The median age was 35.5 years. 36.6% of residents were under the age of 18; 0.0% were between the ages of 18 and 24; 19.7% were from 25 to 44; 22.4% were from 45 to 64; and 21.1% were 65 or older. The gender makeup of the city was 53.5% male and 46.5% female.

===2000 census===
As of the census of 2000, there were 90 people in 36 households, including 25 families, in the city. The population density was 364.9 PD/sqmi. There were 44 housing units at an average density of 178.4 /sqmi. The racial makup of the city was 100.00% White.

Of the 36 households 27.8% had children under the age of 18 living with them, 52.8% were married couples living together, 11.1% had a female householder with no husband present, and 27.8% were non-families. 22.2% of households were one person and 11.1% were one person aged 65 or older. The average household size was 2.50 and the average family size was 2.85.

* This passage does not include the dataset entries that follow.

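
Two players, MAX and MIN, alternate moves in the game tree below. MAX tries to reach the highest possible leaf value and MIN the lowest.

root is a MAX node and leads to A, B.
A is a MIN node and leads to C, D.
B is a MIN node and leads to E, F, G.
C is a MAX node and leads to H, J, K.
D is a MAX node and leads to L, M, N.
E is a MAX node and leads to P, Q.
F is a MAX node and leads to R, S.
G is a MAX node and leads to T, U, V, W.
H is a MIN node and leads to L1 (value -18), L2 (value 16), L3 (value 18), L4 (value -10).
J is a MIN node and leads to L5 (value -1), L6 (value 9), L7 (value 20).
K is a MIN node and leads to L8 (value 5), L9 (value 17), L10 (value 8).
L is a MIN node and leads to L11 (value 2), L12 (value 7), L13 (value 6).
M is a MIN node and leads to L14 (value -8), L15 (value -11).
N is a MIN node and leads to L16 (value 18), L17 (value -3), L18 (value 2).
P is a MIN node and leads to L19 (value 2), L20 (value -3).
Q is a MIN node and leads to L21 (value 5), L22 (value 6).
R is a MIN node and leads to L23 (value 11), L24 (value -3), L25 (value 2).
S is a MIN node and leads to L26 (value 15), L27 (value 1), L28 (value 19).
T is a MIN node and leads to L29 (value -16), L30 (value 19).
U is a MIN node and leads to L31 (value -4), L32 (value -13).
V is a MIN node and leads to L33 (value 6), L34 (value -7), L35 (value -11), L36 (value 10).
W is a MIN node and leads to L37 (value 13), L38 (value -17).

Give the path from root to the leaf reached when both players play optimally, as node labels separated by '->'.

H (MIN): min(-18, 16, 18, -10) = -18
J (MIN): min(-1, 9, 20) = -1
K (MIN): min(5, 17, 8) = 5
C (MAX): max(-18, -1, 5) = 5
L (MIN): min(2, 7, 6) = 2
M (MIN): min(-8, -11) = -11
N (MIN): min(18, -3, 2) = -3
D (MAX): max(2, -11, -3) = 2
A (MIN): min(5, 2) = 2
P (MIN): min(2, -3) = -3
Q (MIN): min(5, 6) = 5
E (MAX): max(-3, 5) = 5
R (MIN): min(11, -3, 2) = -3
S (MIN): min(15, 1, 19) = 1
F (MAX): max(-3, 1) = 1
T (MIN): min(-16, 19) = -16
U (MIN): min(-4, -13) = -13
V (MIN): min(6, -7, -11, 10) = -11
W (MIN): min(13, -17) = -17
G (MAX): max(-16, -13, -11, -17) = -11
B (MIN): min(5, 1, -11) = -11
root (MAX): max(2, -11) = 2
At root, MAX picks A (highest: 2).
At A, MIN picks D (lowest: 2).
At D, MAX picks L (highest: 2).
At L, MIN picks L11 (lowest: 2).
Terminal value 2.

root -> A -> D -> L -> L11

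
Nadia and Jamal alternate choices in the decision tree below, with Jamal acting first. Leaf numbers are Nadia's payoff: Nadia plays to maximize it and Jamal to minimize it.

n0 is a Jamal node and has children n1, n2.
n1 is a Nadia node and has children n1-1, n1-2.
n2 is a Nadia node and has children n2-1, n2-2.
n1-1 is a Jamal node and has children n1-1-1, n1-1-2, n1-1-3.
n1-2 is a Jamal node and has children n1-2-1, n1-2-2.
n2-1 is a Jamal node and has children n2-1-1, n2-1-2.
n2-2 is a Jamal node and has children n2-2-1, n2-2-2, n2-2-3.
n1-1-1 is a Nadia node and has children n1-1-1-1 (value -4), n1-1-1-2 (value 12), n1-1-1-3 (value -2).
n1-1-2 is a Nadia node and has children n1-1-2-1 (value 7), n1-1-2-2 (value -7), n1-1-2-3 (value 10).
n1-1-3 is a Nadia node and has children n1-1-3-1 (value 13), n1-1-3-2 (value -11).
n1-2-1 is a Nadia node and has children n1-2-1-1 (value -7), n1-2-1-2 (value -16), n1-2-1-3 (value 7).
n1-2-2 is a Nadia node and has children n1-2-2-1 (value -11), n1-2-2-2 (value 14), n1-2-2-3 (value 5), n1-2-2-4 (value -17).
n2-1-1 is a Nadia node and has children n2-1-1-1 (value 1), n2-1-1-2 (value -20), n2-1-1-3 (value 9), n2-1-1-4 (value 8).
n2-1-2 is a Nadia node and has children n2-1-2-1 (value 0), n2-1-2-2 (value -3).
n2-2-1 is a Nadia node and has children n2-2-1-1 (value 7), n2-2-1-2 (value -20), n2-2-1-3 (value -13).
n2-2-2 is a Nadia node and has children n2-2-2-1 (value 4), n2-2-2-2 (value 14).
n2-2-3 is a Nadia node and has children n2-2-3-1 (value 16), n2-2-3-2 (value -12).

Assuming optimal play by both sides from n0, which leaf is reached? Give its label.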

The age distribution was 23.3% under the age of 18, 5.6% from 18 to 24, 27.8% from 25 to 44, 20.0% from 45 to 64, and 23.3% 65 or older. The median age was 40 years. For every 100 females, there were 114.3 males. For every 100 females age 18 and over, there were 122.6 males.

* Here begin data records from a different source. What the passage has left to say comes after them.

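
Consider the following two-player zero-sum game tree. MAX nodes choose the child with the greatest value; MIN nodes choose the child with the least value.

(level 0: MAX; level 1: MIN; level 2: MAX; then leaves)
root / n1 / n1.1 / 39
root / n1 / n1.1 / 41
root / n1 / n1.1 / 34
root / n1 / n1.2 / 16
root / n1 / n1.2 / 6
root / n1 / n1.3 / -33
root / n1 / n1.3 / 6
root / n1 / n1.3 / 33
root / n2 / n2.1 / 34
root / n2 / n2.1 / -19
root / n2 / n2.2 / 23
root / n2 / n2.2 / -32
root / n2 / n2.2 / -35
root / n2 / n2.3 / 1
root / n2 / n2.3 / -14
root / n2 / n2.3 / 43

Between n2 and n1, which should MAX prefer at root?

n2.1 (MAX): max(34, -19) = 34
n2.2 (MAX): max(23, -32, -35) = 23
n2.3 (MAX): max(1, -14, 43) = 43
n2 (MIN): min(34, 23, 43) = 23
n1.1 (MAX): max(39, 41, 34) = 41
n1.2 (MAX): max(16, 6) = 16
n1.3 (MAX): max(-33, 6, 33) = 33
n1 (MIN): min(41, 16, 33) = 16
MAX prefers the higher value; n2=23, n1=16. n2 is better since 23 > 16.

n2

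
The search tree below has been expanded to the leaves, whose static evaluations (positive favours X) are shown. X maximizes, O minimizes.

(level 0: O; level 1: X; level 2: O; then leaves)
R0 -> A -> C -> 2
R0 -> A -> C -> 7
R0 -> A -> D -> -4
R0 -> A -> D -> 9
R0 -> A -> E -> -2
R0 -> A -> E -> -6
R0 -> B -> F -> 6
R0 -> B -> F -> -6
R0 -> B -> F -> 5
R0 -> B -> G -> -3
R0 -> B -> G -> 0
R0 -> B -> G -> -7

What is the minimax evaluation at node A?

C (O): min(2, 7) = 2
D (O): min(-4, 9) = -4
E (O): min(-2, -6) = -6
A (X): max(2, -4, -6) = 2

2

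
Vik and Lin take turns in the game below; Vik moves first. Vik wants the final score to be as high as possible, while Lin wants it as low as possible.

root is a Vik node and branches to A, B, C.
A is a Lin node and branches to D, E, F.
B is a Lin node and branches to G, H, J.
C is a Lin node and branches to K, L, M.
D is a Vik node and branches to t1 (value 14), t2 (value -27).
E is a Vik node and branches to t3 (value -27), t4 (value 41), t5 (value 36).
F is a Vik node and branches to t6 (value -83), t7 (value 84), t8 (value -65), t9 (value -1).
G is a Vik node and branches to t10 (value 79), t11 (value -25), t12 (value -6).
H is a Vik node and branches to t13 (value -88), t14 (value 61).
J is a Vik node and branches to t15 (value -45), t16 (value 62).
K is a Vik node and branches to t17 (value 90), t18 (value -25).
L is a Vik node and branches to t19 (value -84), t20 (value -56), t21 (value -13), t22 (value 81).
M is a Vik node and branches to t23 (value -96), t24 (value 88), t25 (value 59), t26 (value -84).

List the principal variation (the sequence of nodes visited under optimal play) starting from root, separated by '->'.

D (Vik): max(14, -27) = 14
E (Vik): max(-27, 41, 36) = 41
F (Vik): max(-83, 84, -65, -1) = 84
A (Lin): min(14, 41, 84) = 14
G (Vik): max(79, -25, -6) = 79
H (Vik): max(-88, 61) = 61
J (Vik): max(-45, 62) = 62
B (Lin): min(79, 61, 62) = 61
K (Vik): max(90, -25) = 90
L (Vik): max(-84, -56, -13, 81) = 81
M (Vik): max(-96, 88, 59, -84) = 88
C (Lin): min(90, 81, 88) = 81
root (Vik): max(14, 61, 81) = 81
At root, Vik picks C (highest: 81).
At C, Lin picks L (lowest: 81).
At L, Vik picks t22 (highest: 81).
Terminal value 81.

root -> C -> L -> t22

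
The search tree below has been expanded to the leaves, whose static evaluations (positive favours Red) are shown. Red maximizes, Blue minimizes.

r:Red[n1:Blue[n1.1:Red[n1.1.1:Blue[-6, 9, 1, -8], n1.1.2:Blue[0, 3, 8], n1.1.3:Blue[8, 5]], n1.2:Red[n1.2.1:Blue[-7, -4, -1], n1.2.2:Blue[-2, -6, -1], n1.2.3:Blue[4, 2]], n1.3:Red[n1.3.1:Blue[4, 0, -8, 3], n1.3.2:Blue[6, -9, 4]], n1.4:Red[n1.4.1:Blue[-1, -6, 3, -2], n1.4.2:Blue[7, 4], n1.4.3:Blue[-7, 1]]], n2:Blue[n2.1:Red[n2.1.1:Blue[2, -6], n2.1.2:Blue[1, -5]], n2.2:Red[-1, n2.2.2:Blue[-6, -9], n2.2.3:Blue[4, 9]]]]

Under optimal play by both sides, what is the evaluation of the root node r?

n1.1.1 (Blue): min(-6, 9, 1, -8) = -8
n1.1.2 (Blue): min(0, 3, 8) = 0
n1.1.3 (Blue): min(8, 5) = 5
n1.1 (Red): max(-8, 0, 5) = 5
n1.2.1 (Blue): min(-7, -4, -1) = -7
n1.2.2 (Blue): min(-2, -6, -1) = -6
n1.2.3 (Blue): min(4, 2) = 2
n1.2 (Red): max(-7, -6, 2) = 2
n1.3.1 (Blue): min(4, 0, -8, 3) = -8
n1.3.2 (Blue): min(6, -9, 4) = -9
n1.3 (Red): max(-8, -9) = -8
n1.4.1 (Blue): min(-1, -6, 3, -2) = -6
n1.4.2 (Blue): min(7, 4) = 4
n1.4.3 (Blue): min(-7, 1) = -7
n1.4 (Red): max(-6, 4, -7) = 4
n1 (Blue): min(5, 2, -8, 4) = -8
n2.1.1 (Blue): min(2, -6) = -6
n2.1.2 (Blue): min(1, -5) = -5
n2.1 (Red): max(-6, -5) = -5
n2.2.2 (Blue): min(-6, -9) = -9
n2.2.3 (Blue): min(4, 9) = 4
n2.2 (Red): max(-1, -9, 4) = 4
n2 (Blue): min(-5, 4) = -5
r (Red): max(-8, -5) = -5

-5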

The median household income was $35,469 and the median family income was $35,156. Males had a median income of $24,688 versus $18,750 for females. The per capita income for the city was $13,611. There were 9.7% of families and 12.0% of the population living below the poverty line, including 47.4% of under eighteens and none of those over 64.

==Education==
Varina is served by the Newell-Fonda Community School District, which operates Newell-Fonda High School in Newell. It was created on July 1, 1993, as a consolidation of the Fonda Community School District and the Newell-Providence Community School District.

==Churches==
There is a Catholic and Methodist Church in Varina. The Catholic church is Saint Columbkilles and the Methodist is First United Methodist Church.

==Organizations==

American Legion Post 588 W.D. Steiner is located in Varina.